- posted: Oct. 08, 2015
The Supreme Court Rules on Pregnancy Discrimination
On March 25, 2015, the Supreme Court issued its decision in Young v. UPS, a pregnancy discrimination case regarding failure to accommodate light-duty restrictions.
Plaintiff Young was a part-time driver for UPS when she became pregnant in 2006. While drivers were required to lift up to 70 pounds, Young’s doctor restricted her lifting to no more than 20 pounds. Her workplace’s collective bargaining agreement only made alternate assignments available to those injured on the job. Further provisions were made to comply with the Americans with Disabilities Act (ADA), and to provide “inside jobs” for drivers who failed their Department of Transportation (DOT) medical exam.

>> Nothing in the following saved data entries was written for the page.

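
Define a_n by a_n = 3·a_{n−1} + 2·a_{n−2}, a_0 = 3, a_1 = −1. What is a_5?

95

With companion matrix B = [[3, 2], [1, 0]], [a_n, a_{n−1}]ᵀ = B·[a_{n−1}, a_{n−2}]ᵀ, so [a_5, a_4]ᵀ = B⁴·[a_1, a_0]ᵀ.
B⁴ = [[139, 78], [39, 22]], giving [a_5, a_4]ᵀ = [[95], [27]].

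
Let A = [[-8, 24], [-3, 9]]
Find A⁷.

A² = A (a projection; rank 1, trace 1), so A⁷ = A.

[[-8, 24], [-3, 9]]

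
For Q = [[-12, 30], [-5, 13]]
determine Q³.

tr Q = 1 and det Q = -6, so the characteristic polynomial is λ² − (1)λ + (-6) with roots 3 and -2.
Eigenvectors give P = [[-2, -3], [-1, -1]] with P⁻¹ = [[1, -3], [-1, 2]], and Q = P·diag(3, -2)·P⁻¹.
Then Q³ = P·diag(27, -8)·P⁻¹ = [[-54, 24], [-27, 8]] · [[1, -3], [-1, 2]] = [[-78, 210], [-35, 97]].

[[-78, 210], [-35, 97]]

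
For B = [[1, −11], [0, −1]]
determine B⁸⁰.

[[1, 0], [0, 1]]

B² = I (check: tr B = 0 and det B = −1), so B⁸⁰ = I since 80 is even.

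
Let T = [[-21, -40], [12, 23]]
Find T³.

tr T = 2 and det T = -3, so the characteristic polynomial is λ² − (2)λ + (-3) with roots -1 and 3.
Eigenvectors give P = [[2, 5], [-1, -3]] with P⁻¹ = [[3, 5], [-1, -2]], and T = P·diag(-1, 3)·P⁻¹.
Then T³ = P·diag(-1, 27)·P⁻¹ = [[-2, 135], [1, -81]] · [[3, 5], [-1, -2]] = [[-141, -280], [84, 167]].

[[-141, -280], [84, 167]]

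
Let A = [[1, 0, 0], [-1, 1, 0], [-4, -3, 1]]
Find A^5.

[[1, 0, 0], [-5, 1, 0], [10, -15, 1]]

A = I + N where N = [[0, 0, 0], [-1, 0, 0], [-4, -3, 0]] is strictly lower-triangular, so N^3 = 0.
(I + N)^5 = I + 5·N + 10·N^2 = [[1, 0, 0], [-5, 1, 0], [10, -15, 1]].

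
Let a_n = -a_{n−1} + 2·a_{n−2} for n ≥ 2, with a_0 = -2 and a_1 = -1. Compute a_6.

-23

With companion matrix A = [[-1, 2], [1, 0]], [a_n, a_{n−1}]ᵀ = A·[a_{n−1}, a_{n−2}]ᵀ, so [a_6, a_5]ᵀ = A⁵·[a_1, a_0]ᵀ.
A⁵ = [[-21, 22], [11, -10]], giving [a_6, a_5]ᵀ = [[-23], [9]].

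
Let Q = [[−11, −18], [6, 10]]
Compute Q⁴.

tr Q = −1 and det Q = −2, so the characteristic polynomial is λ² − (−1)λ + (−2) with roots 1 and −2.
Eigenvectors give P = [[3, 2], [−2, −1]] with P⁻¹ = [[−1, −2], [2, 3]], and Q = P·diag(1, −2)·P⁻¹.
Then Q⁴ = P·diag(1, 16)·P⁻¹ = [[3, 32], [−2, −16]] · [[−1, −2], [2, 3]] = [[61, 90], [−30, −44]].

[[61, 90], [−30, −44]]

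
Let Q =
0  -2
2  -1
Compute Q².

[[-4, 2], [-2, -3]]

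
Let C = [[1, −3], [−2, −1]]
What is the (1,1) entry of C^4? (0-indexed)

C^2 = [[7, 0], [0, 7]]
C^3 = [[7, −21], [−14, −7]]
C^4 = [[49, 0], [0, 49]]

49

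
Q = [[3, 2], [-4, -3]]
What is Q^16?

[[1, 0], [0, 1]]

Q² = I (check: tr Q = 0 and det Q = -1), so Q^16 = I since 16 is even.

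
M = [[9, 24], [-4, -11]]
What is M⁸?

tr M = -2 and det M = -3, so the characteristic polynomial is λ² − (-2)λ + (-3) with roots -3 and 1.
Eigenvectors give P = [[2, 3], [-1, -1]] with P⁻¹ = [[-1, -3], [1, 2]], and M = P·diag(-3, 1)·P⁻¹.
Then M⁸ = P·diag(6561, 1)·P⁻¹ = [[13122, 3], [-6561, -1]] · [[-1, -3], [1, 2]] = [[-13119, -39360], [6560, 19681]].

[[-13119, -39360], [6560, 19681]]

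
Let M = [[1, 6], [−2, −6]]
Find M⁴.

tr M = −5 and det M = 6, so the characteristic polynomial is λ² − (−5)λ + (6) with roots −2 and −3.
Eigenvectors give P = [[2, −3], [−1, 2]] with P⁻¹ = [[2, 3], [1, 2]], and M = P·diag(−2, −3)·P⁻¹.
Then M⁴ = P·diag(16, 81)·P⁻¹ = [[32, −243], [−16, 162]] · [[2, 3], [1, 2]] = [[−179, −390], [130, 276]].

[[−179, −390], [130, 276]]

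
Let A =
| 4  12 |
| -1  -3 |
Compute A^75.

A² = A (a projection; rank 1, trace 1), so A^75 = A.

[[4, 12], [-1, -3]]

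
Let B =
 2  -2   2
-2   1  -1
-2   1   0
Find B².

[[4, -4, 6], [-4, 4, -5], [-6, 5, -5]]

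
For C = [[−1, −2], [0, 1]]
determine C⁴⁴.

[[1, 0], [0, 1]]

C² = I (check: tr C = 0 and det C = −1), so C⁴⁴ = I since 44 is even.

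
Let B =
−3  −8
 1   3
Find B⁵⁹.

[[−3, −8], [1, 3]]

B² = I (check: tr B = 0 and det B = −1), so B⁵⁹ = B since 59 is odd.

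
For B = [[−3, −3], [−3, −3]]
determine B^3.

[[−108, −108], [−108, −108]]

B^2 = [[18, 18], [18, 18]]
B^3 = [[−108, −108], [−108, −108]]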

Young, however, was denied accommodation and furthermore told by her supervisor that she was “too much of a liability” She was told she could not return to work until she was no longer pregnant. Young thus left work and came back two months after the birth of her child.
As a result, Young filed a federal lawsuit, claiming that UPS acted unlawfully in refusing to accommodate her pregnancy-related lifting restriction. The Pregnancy Discrimination Act prohibits discrimination based on pregnancy. The law states that employers must treat pregnant women the same in employment-related purposes as other people who are not pregnant, but similar in either their ability or inability to work.
The trial court and the court of appeals both ruled in favor of UPS because the light duty policies did not explicitly discriminate against pregnant employees. However, the Supreme Court ultimately reversed this decision and ruled in favor of Young. Per the Court’s findings, Young was entitled to a trial on her claims against UPS because the company did accommodate similarly-situated, non-pregnant workers, while failing to accommodate Young.
The effects of this decision reached the Equal Employment Opportunity Commission (EEOC), which issued an Updated Enforcement Guidance related to Pregnancy Discrimination in light of Young v. UPS. The new Guidance includes a discussion of Young as it relates to cases where the pregnant employee seeks “equal access to benefits;” specifically, light duty. Focusing on who is a “similarly situated employee” the Guidance states: “For purposes of the prima facie case, the plaintiff does not need to point to an employee that is ‘similar in all but the protected ways.’ For example, the plaintiff could satisfy her prima facie burden by identifying “an employee” who was similar in his or her ability (or inability) to work due to impairment (e.g. an employee with a lifting restriction) and who was provided an accommodation that the pregnant employee sought.”
The Enforcement Guideline also discussed the effect that the ADA Amendments Act of 2008 (ADAAA) had on pregnancy discrimination cases. While pregnancy alone is still no considered a “disability” as defined by the ADA, impairments related to pregnancy can qualify as a disability. For example, pregnancy-related diabetes or high blood pressure. Thus, as with any employee who is disabled, employers are required to provide “reasonable accommodations” to employees with pregnancy-related disabilities. Although temporary, the impairments caused by pregnancy can be considered a disability. Thus pregnant workers with medical restrictions may claim protection under the ADA.